QwenLong-CPRS: Towards $\infty$-LLMs with Dynamic Context Optimization
Weizhou Shen, Chenliang Li, Fanqi Wan, Shengyi Liao, Shaopeng Lai, Bo Zhang, Yingcheng Shi, Yuning Wu, Gang Fu, Zhansheng Li, Bin Yang, Ji Zhang, Fei Huang, Jingren Zhou, Ming Yan
TL;DR
The paper tackles the problem of ultra-long-context processing in LLMs, where quadratic computation and the 'lost in the middle' phenomenon hinder performance. It presents QwenLong-CPRS, a dynamic context optimization framework with token-level critics, bidirectional location reasoning, and window-parallel inference to compress long inputs into query-relevant content. Across five long-context benchmarks, it achieves up to $21.59×$ context compression and $19.15$-point average gains, while remaining architecture-agnostic and enabling smaller LLMs to rival larger ones in ultra-long contexts, including new SOTA results on several tasks. The method yields linear latency scaling and substantial speedups (e.g., $3.47×$ acceleration at 128K) and is compatible with both customized prompts and standard prompting, offering practical benefits for deploying long-context LLMs in real-world settings.
Abstract
This technical report presents QwenLong-CPRS, a context compression framework designed for explicit long-context optimization, addressing prohibitive computation overhead during the prefill stage and the "lost in the middle" performance degradation of large language models (LLMs) during long sequence processing.

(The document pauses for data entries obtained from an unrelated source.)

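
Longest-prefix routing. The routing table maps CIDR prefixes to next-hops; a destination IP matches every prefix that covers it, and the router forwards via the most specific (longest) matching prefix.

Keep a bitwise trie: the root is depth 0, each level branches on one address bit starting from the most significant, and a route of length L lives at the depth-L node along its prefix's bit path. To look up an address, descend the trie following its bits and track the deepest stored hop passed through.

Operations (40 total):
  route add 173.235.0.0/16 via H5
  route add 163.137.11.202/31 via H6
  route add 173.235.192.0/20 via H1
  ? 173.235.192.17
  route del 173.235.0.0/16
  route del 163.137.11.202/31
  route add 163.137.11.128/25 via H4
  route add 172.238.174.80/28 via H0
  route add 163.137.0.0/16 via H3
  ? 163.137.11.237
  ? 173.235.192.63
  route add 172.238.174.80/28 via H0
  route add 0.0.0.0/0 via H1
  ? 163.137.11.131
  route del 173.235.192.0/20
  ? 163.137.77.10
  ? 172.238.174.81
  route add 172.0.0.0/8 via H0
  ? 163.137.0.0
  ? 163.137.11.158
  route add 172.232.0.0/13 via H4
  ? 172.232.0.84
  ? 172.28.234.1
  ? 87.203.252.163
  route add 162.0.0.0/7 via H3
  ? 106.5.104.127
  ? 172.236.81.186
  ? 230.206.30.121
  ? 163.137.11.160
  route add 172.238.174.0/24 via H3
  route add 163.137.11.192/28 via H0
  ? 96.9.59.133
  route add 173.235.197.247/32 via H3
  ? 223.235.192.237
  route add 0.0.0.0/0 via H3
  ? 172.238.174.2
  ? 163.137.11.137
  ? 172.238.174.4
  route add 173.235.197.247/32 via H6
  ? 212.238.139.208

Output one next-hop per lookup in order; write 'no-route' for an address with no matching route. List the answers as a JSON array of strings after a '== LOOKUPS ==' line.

Apply in order:
  + 173.235.0.0/16 (H5) depth=16
  + 163.137.11.202/31 (H6) depth=31
  + 173.235.192.0/20 (H1) depth=20
  Q 173.235.192.17: descend 10101101111010111100 ; hops seen [H5,H1] ; pick H1
  - 173.235.0.0/16 clear@16
  - 163.137.11.202/31 clear@31
  + 163.137.11.128/25 (H4) depth=25
  + 172.238.174.80/28 (H0) depth=28
  + 163.137.0.0/16 (H3) depth=16
  Q 163.137.11.237: descend 10100011100010010000101111 ; hops seen [H3,H4] ; pick H4
  Q 173.235.192.63: descend 10101101111010111100 ; hops seen [H1] ; pick H1
  + 172.238.174.80/28 (H0) depth=28
  + 0.0.0.0/0 (H1) depth=0
  Q 163.137.11.131: descend 1010001110001001000010111 ; hops seen [H1,H3,H4] ; pick H4
  - 173.235.192.0/20 clear@20
  Q 163.137.77.10: descend 10100011100010010 ; hops seen [H1,H3] ; pick H3
  Q 172.238.174.81: descend 1010110011101110101011100101 ; hops seen [H1,H0] ; pick H0
  + 172.0.0.0/8 (H0) depth=8
  Q 163.137.0.0: descend 10100011100010010000 ; hops seen [H1,H3] ; pick H3
  Q 163.137.11.158: descend 1010001110001001000010111 ; hops seen [H1,H3,H4] ; pick H4
  + 172.232.0.0/13 (H4) depth=13
  Q 172.232.0.84: descend 1010110011101 ; hops seen [H1,H0,H4] ; pick H4
  Q 172.28.234.1: descend 10101100 ; hops seen [H1,H0] ; pick H0
  Q 87.203.252.163: descend ε ; hops seen [H1] ; pick H1
  + 162.0.0.0/7 (H3) depth=7
  Q 106.5.104.127: descend ε ; hops seen [H1] ; pick H1
  Q 172.236.81.186: descend 10101100111011 ; hops seen [H1,H0,H4] ; pick H4
  Q 230.206.30.121: descend 1 ; hops seen [H1] ; pick H1
  Q 163.137.11.160: descend 1010001110001001000010111 ; hops seen [H1,H3,H3,H4] ; pick H4
  + 172.238.174.0/24 (H3) depth=24
  + 163.137.11.192/28 (H0) depth=28
  Q 96.9.59.133: descend ε ; hops seen [H1] ; pick H1
  + 173.235.197.247/32 (H3) depth=32
  Q 223.235.192.237: descend 1 ; hops seen [H1] ; pick H1
  + 0.0.0.0/0 (H3) depth=0
  Q 172.238.174.2: descend 1010110011101110101011100 ; hops seen [H3,H0,H4,H3] ; pick H3
  Q 163.137.11.137: descend 1010001110001001000010111 ; hops seen [H3,H3,H3,H4] ; pick H4
  Q 172.238.174.4: descend 1010110011101110101011100 ; hops seen [H3,H0,H4,H3] ; pick H3
  + 173.235.197.247/32 (H6) depth=32
  Q 212.238.139.208: descend 1 ; hops seen [H3] ; pick H3

== LOOKUPS ==
["H1","H4","H1","H4","H3","H0","H3","H4","H4","H0","H1","H1","H4","H1","H4","H1","H1","H3","H4","H3","H3"]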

Implemented through a novel dynamic context optimization mechanism, QwenLong-CPRS enables multi-granularity context compression guided by natural language instructions, achieving both efficiency gains and improved performance. Evolved from the Qwen architecture series, QwenLong-CPRS introduces four key innovations: (1) Natural language-guided dynamic optimization, (2) Bidirectional reasoning layers for enhanced boundary awareness, (3) Token critic mechanisms with language modeling heads, and (4) Window-parallel inference. Comprehensive evaluations across five benchmarks (4K-2M word contexts) demonstrate QwenLong-CPRS's threefold effectiveness: (1) Consistent superiority over other context management methods like RAG and sparse attention in both accuracy and efficiency. (2) Architecture-agnostic integration with all flagship LLMs, including GPT-4o, Gemini2.0-pro, Claude3.7-sonnet, DeepSeek-v3, and Qwen2.5-max, achieves 21.59$\times$ context compression alongside 19.15-point average performance gains; (3) Deployed with Qwen2.5-32B-Instruct, QwenLong-CPRS surpasses leading proprietary LLMs by 4.85 and 10.88 points on Ruler-128K and InfiniteBench, establishing new SOTA performance.